Hari-hari selanjutnya kami isi dengan berkunjung ke makam saudara yang dimaksud, sesekali. Sabira juga sering membaca tulisan fiksi yang kuhasilkan lewat bantuan adik selama aku tidak bisa melihat. Ia tertawa, aku tertawa. Ia diam, aku mencari jawab. Tapi ada satu hal yang belum kuketahui sampai detik ini, seberkas cahaya pekat ada disana. Sabira, menutupnya dalam-dalam.
"Sab, ada yang ingin kamu katakan?"
Sabira menutup kepanikannya dengan mengalihkan pembicaraan. Dengan kata lain, ia memilih bungkam.
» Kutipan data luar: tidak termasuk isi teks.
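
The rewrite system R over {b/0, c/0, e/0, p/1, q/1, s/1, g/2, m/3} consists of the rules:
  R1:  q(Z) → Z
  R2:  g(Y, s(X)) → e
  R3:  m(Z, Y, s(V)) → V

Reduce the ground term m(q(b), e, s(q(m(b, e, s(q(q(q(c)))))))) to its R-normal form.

1. m(q(b), e, s(q(m(b, e, s(q(q(q(c))))))))  →  q(m(b, e, s(q(q(q(c))))))   [R3 at ε]
2. q(m(b, e, s(q(q(q(c))))))  →  m(b, e, s(q(q(q(c)))))   [R1 at ε]
3. m(b, e, s(q(q(q(c)))))  →  q(q(q(c)))   [R3 at ε]
4. q(q(q(c)))  →  q(q(c))   [R1 at ε]
5. q(q(c))  →  q(c)   [R1 at ε]
6. q(c)  →  c   [R1 at ε]

c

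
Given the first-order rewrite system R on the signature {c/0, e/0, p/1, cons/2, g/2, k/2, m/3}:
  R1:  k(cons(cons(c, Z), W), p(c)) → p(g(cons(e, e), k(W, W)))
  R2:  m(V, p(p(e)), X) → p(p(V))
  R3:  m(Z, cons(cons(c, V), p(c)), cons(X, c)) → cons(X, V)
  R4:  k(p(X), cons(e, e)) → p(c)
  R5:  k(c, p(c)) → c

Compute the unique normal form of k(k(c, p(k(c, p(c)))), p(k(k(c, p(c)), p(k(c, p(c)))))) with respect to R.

1. k(k(c, p(k(c, p(c)))), p(k(k(c, p(c)), p(k(c, p(c))))))  →  k(k(c, p(c)), p(k(k(c, p(c)), p(k(c, p(c))))))   [R5 at 1.2.1]
2. k(k(c, p(c)), p(k(k(c, p(c)), p(k(c, p(c))))))  →  k(c, p(k(k(c, p(c)), p(k(c, p(c))))))   [R5 at 1]
3. k(c, p(k(k(c, p(c)), p(k(c, p(c))))))  →  k(c, p(k(c, p(k(c, p(c))))))   [R5 at 2.1.1]
4. k(c, p(k(c, p(k(c, p(c))))))  →  k(c, p(k(c, p(c))))   [R5 at 2.1.2.1]
5. k(c, p(k(c, p(c))))  →  k(c, p(c))   [R5 at 2.1]
6. k(c, p(c))  →  c   [R5 at ε]

c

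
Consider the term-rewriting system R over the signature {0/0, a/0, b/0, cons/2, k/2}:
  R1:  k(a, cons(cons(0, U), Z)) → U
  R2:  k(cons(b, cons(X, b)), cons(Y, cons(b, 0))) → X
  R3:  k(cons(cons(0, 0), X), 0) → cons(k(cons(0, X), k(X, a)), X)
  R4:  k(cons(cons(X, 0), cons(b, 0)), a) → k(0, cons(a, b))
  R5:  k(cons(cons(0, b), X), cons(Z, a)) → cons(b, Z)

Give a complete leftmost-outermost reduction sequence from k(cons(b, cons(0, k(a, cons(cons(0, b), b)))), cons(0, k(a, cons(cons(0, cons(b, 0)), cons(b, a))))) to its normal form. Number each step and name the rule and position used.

1. k(cons(b, cons(0, k(a, cons(cons(0, b), b)))), cons(0, k(a, cons(cons(0, cons(b, 0)), cons(b, a)))))  →  k(cons(b, cons(0, b)), cons(0, k(a, cons(cons(0, cons(b, 0)), cons(b, a)))))   [R1 at 1.2.2]
2. k(cons(b, cons(0, b)), cons(0, k(a, cons(cons(0, cons(b, 0)), cons(b, a)))))  →  k(cons(b, cons(0, b)), cons(0, cons(b, 0)))   [R1 at 2.2]
3. k(cons(b, cons(0, b)), cons(0, cons(b, 0)))  →  0   [R2 at ε]

0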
Tanda tanyaku menguap seiring berjalannya waktu. Bahkan kami telah berbincang jauh. Tentang masa depan.
...........
Hari H sesak dengan kehadiran sanak keluarga, dan sahabat karib. Kami berada di singgahsana pelaminan. Tal bosan-bosannya senyum bahagia yang kami lontarkan pada setiap tamu yang datang. Kecuali, pada seorang wanita paruh baya yang datang sendirian. Ia masih punya hubungan jauh dengan Sabira. Setelah salaman, ia langsung memeluk Sabira seperti anaknya sendiri. Orang tua Sabira ikut mengeluarkan air mata. Mempelaiku itu pun sama.
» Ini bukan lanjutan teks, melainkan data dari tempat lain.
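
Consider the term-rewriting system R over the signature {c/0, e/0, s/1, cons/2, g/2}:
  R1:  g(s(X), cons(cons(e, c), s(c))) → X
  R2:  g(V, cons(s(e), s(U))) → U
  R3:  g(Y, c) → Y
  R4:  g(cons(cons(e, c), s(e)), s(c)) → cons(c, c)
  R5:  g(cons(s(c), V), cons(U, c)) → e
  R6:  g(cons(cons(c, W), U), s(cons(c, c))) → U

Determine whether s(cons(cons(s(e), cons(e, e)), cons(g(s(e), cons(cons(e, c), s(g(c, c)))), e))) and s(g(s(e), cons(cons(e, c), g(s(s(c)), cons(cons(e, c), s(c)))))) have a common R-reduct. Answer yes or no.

Reduce t₁ = s(cons(cons(s(e), cons(e, e)), cons(g(s(e), cons(cons(e, c), s(g(c, c)))), e))):
1. s(cons(cons(s(e), cons(e, e)), cons(g(s(e), cons(cons(e, c), s(g(c, c)))), e)))  →  s(cons(cons(s(e), cons(e, e)), cons(g(s(e), cons(cons(e, c), s(c))), e)))   [R3 at 1.2.1.2.2.1]
2. s(cons(cons(s(e), cons(e, e)), cons(g(s(e), cons(cons(e, c), s(c))), e)))  →  s(cons(cons(s(e), cons(e, e)), cons(e, e)))   [R1 at 1.2.1]

Reduce t₂ = s(g(s(e), cons(cons(e, c), g(s(s(c)), cons(cons(e, c), s(c)))))):
1. s(g(s(e), cons(cons(e, c), g(s(s(c)), cons(cons(e, c), s(c))))))  →  s(g(s(e), cons(cons(e, c), s(c))))   [R1 at 1.2.2]
2. s(g(s(e), cons(cons(e, c), s(c))))  →  s(e)   [R1 at 1]

no — NF(t₁) = s(cons(cons(s(e), cons(e, e)), cons(e, e))), NF(t₂) = s(e)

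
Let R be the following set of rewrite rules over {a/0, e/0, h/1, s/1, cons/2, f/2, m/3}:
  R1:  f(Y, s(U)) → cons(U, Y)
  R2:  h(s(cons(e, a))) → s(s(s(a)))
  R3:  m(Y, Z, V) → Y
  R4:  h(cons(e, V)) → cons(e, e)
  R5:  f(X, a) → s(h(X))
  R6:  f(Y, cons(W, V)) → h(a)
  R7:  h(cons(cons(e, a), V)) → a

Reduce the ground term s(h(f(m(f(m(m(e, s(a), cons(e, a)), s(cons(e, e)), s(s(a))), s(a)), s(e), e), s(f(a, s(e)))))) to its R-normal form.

1. s(h(f(m(f(m(m(e, s(a), cons(e, a)), s(cons(e, e)), s(s(a))), s(a)), s(e), e), s(f(a, s(e))))))  →  s(h(cons(f(a, s(e)), m(f(m(m(e, s(a), cons(e, a)), s(cons(e, e)), s(s(a))), s(a)), s(e), e))))   [R1 at 1.1]
2. s(h(cons(f(a, s(e)), m(f(m(m(e, s(a), cons(e, a)), s(cons(e, e)), s(s(a))), s(a)), s(e), e))))  →  s(h(cons(cons(e, a), m(f(m(m(e, s(a), cons(e, a)), s(cons(e, e)), s(s(a))), s(a)), s(e), e))))   [R1 at 1.1.1]
3. s(h(cons(cons(e, a), m(f(m(m(e, s(a), cons(e, a)), s(cons(e, e)), s(s(a))), s(a)), s(e), e))))  →  s(a)   [R7 at 1]

s(a)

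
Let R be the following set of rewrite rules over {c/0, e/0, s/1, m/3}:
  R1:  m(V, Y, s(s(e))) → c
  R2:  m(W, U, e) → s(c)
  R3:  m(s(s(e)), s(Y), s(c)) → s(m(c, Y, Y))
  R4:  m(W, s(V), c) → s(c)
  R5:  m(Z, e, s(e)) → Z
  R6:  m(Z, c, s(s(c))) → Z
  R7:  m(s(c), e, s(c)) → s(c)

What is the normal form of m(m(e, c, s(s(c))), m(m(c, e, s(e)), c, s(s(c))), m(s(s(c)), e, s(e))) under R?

e

1. m(m(e, c, s(s(c))), m(m(c, e, s(e)), c, s(s(c))), m(s(s(c)), e, s(e)))  →  m(e, m(m(c, e, s(e)), c, s(s(c))), m(s(s(c)), e, s(e)))   [R6 at 1]
2. m(e, m(m(c, e, s(e)), c, s(s(c))), m(s(s(c)), e, s(e)))  →  m(e, m(c, e, s(e)), m(s(s(c)), e, s(e)))   [R6 at 2]
3. m(e, m(c, e, s(e)), m(s(s(c)), e, s(e)))  →  m(e, c, m(s(s(c)), e, s(e)))   [R5 at 2]
4. m(e, c, m(s(s(c)), e, s(e)))  →  m(e, c, s(s(c)))   [R5 at 3]
5. m(e, c, s(s(c)))  →  e   [R6 at ε]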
Dan saat menyalami tanganku, wanita itu justru lekat menghujam mataku. Ada sesuatu yang ditemukannya dalam diriku. Atau aku pernah mengenalinya sebelum ini?
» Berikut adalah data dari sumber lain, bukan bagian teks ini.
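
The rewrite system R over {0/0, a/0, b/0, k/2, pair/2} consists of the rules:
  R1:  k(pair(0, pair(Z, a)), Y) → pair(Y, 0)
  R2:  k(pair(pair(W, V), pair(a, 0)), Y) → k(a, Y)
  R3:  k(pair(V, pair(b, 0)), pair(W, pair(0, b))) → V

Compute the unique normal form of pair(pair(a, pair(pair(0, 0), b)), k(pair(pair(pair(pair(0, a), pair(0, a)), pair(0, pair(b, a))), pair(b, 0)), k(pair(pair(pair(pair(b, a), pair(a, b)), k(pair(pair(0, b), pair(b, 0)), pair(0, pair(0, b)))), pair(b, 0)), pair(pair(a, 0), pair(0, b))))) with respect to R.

1. pair(pair(a, pair(pair(0, 0), b)), k(pair(pair(pair(pair(0, a), pair(0, a)), pair(0, pair(b, a))), pair(b, 0)), k(pair(pair(pair(pair(b, a), pair(a, b)), k(pair(pair(0, b), pair(b, 0)), pair(0, pair(0, b)))), pair(b, 0)), pair(pair(a, 0), pair(0, b)))))  →  pair(pair(a, pair(pair(0, 0), b)), k(pair(pair(pair(pair(0, a), pair(0, a)), pair(0, pair(b, a))), pair(b, 0)), pair(pair(pair(b, a), pair(a, b)), k(pair(pair(0, b), pair(b, 0)), pair(0, pair(0, b))))))   [R3 at 2.2]
2. pair(pair(a, pair(pair(0, 0), b)), k(pair(pair(pair(pair(0, a), pair(0, a)), pair(0, pair(b, a))), pair(b, 0)), pair(pair(pair(b, a), pair(a, b)), k(pair(pair(0, b), pair(b, 0)), pair(0, pair(0, b))))))  →  pair(pair(a, pair(pair(0, 0), b)), k(pair(pair(pair(pair(0, a), pair(0, a)), pair(0, pair(b, a))), pair(b, 0)), pair(pair(pair(b, a), pair(a, b)), pair(0, b))))   [R3 at 2.2.2]
3. pair(pair(a, pair(pair(0, 0), b)), k(pair(pair(pair(pair(0, a), pair(0, a)), pair(0, pair(b, a))), pair(b, 0)), pair(pair(pair(b, a), pair(a, b)), pair(0, b))))  →  pair(pair(a, pair(pair(0, 0), b)), pair(pair(pair(0, a), pair(0, a)), pair(0, pair(b, a))))   [R3 at 2]

pair(pair(a, pair(pair(0, 0), b)), pair(pair(pair(0, a), pair(0, a)), pair(0, pair(b, a))))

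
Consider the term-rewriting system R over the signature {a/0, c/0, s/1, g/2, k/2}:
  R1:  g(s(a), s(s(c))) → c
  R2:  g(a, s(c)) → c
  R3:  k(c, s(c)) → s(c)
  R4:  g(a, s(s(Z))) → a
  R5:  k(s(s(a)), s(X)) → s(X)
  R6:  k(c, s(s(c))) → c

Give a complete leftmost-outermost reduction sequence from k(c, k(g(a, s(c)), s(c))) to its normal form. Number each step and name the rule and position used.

s(c)

1. k(c, k(g(a, s(c)), s(c)))  →  k(c, k(c, s(c)))   [R2 at 2.1]
2. k(c, k(c, s(c)))  →  k(c, s(c))   [R3 at 2]
3. k(c, s(c))  →  s(c)   [R3 at ε]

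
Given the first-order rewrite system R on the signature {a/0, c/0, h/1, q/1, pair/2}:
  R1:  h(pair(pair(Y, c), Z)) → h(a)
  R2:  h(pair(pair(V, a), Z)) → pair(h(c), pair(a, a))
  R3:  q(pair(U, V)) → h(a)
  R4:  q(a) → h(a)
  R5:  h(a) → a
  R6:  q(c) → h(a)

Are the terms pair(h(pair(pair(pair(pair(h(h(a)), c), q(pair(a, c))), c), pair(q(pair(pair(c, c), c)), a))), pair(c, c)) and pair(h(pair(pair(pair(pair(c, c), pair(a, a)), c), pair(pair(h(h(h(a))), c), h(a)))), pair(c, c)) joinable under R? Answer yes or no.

Reduce t₁ = pair(h(pair(pair(pair(pair(h(h(a)), c), q(pair(a, c))), c), pair(q(pair(pair(c, c), c)), a))), pair(c, c)):
1. pair(h(pair(pair(pair(pair(h(h(a)), c), q(pair(a, c))), c), pair(q(pair(pair(c, c), c)), a))), pair(c, c))  →  pair(h(a), pair(c, c))   [R1 at 1]
2. pair(h(a), pair(c, c))  →  pair(a, pair(c, c))   [R5 at 1]

Reduce t₂ = pair(h(pair(pair(pair(pair(c, c), pair(a, a)), c), pair(pair(h(h(h(a))), c), h(a)))), pair(c, c)):
1. pair(h(pair(pair(pair(pair(c, c), pair(a, a)), c), pair(pair(h(h(h(a))), c), h(a)))), pair(c, c))  →  pair(h(a), pair(c, c))   [R1 at 1]
2. pair(h(a), pair(c, c))  →  pair(a, pair(c, c))   [R5 at 1]

yes — NF(t₁) = pair(a, pair(c, c)), NF(t₂) = pair(a, pair(c, c))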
Ia berlalu sebelum aku sempat bertanya kepadanya. Tamu semakin ramai berdatangan, tetapi aku tidak lagi menyaksikan wanita itu disana. Kemana ia menghilang?
..........................................
Mungkinkah, sesuatu yang bermula buruk, bakal berujung manis?
Soe tersentak membaca tulisan di kertas kecil itu. Aku memutuskan memberitahukan kepadanya, meski itu adalah pilihan paling berat yang pernah aku buat.
..........
Aku mendapat kabar dari ibunya Fai, bahwa mata anaknya itu telah ada yang siap menampung. Seorang lelaki yang masih muda, buta akibat kecelakaan lalu lintas lima tahun yang lalu. Tak terlintas sekalipun di benakku untuk mengetahui latar belakangnya lebih jauh, aku hanya ingin melihat mata Fai hidup kembali. Kembali berwarna, bisa menatapku lagi.
Soe, begitu namanya. Aku datang kerumahnya. Berbohong, mengaku sebagai adik perempuannya Fai. Entahnya, beruntung Soe tidak menyelidik lebih lanjut tentang perkara itu. Ada yang lebih menarik menjadi perhatiannya, diriku. Seolah aku ini mutiara yang hilang dalam hidupnya.
Ingat!, aku juga punya kepentingan terhadap dirinya.
Pertemanan palsu kami, khusus bagi diriku, karena aku hanya ingin menemui Fai dalam dirinya, terus berjalan hari demi hari. Suatu waktu, Soe mengutarakan niat yang menggubah statusku.
"Sab, maukah kau menikah denganku?"
Aku kelu. Sungguh! Saat itu, yang tampak di depanku hanyalah Fai. Bukan Soe. Pantaskah aku dimaafkan untuk yang satu ini?!
Dan keadaan semakin sulit. Kedua orang tuaku mau diajak bersekongkol. Jujur, mereka tidak merestui kebohongan ini. Hingga akhirnya, penyesalan demi penyesalan datang silih berganti. Saat aku coba mencintai Soe sebagai penebus kesalahan, Fai muncul menengahi.
Puncak penderitaanku adalah pada hari yang seharusnya paling bahagia dalam hidupku. Bu Sana, ibunya Fai hadir dalam pesta pernikahan kami. Ia merangkulku erat-erat sampai aku sukar bernafas. Kemudian, untuk pertama kalinya, ia terkejut mendapati Fai ada disampingku. Ia makin terenyuh.
Itu hanya dalam hitungan detik. Bu Sana menghilang dari kerumunan. Dan kudapati Soe mencari-cari wanita itu.
.........
Ku serahkan surat terakhir Fai itu pada Soe, hanya ingin ia tahu bahwa kini aku mulai mencintainya.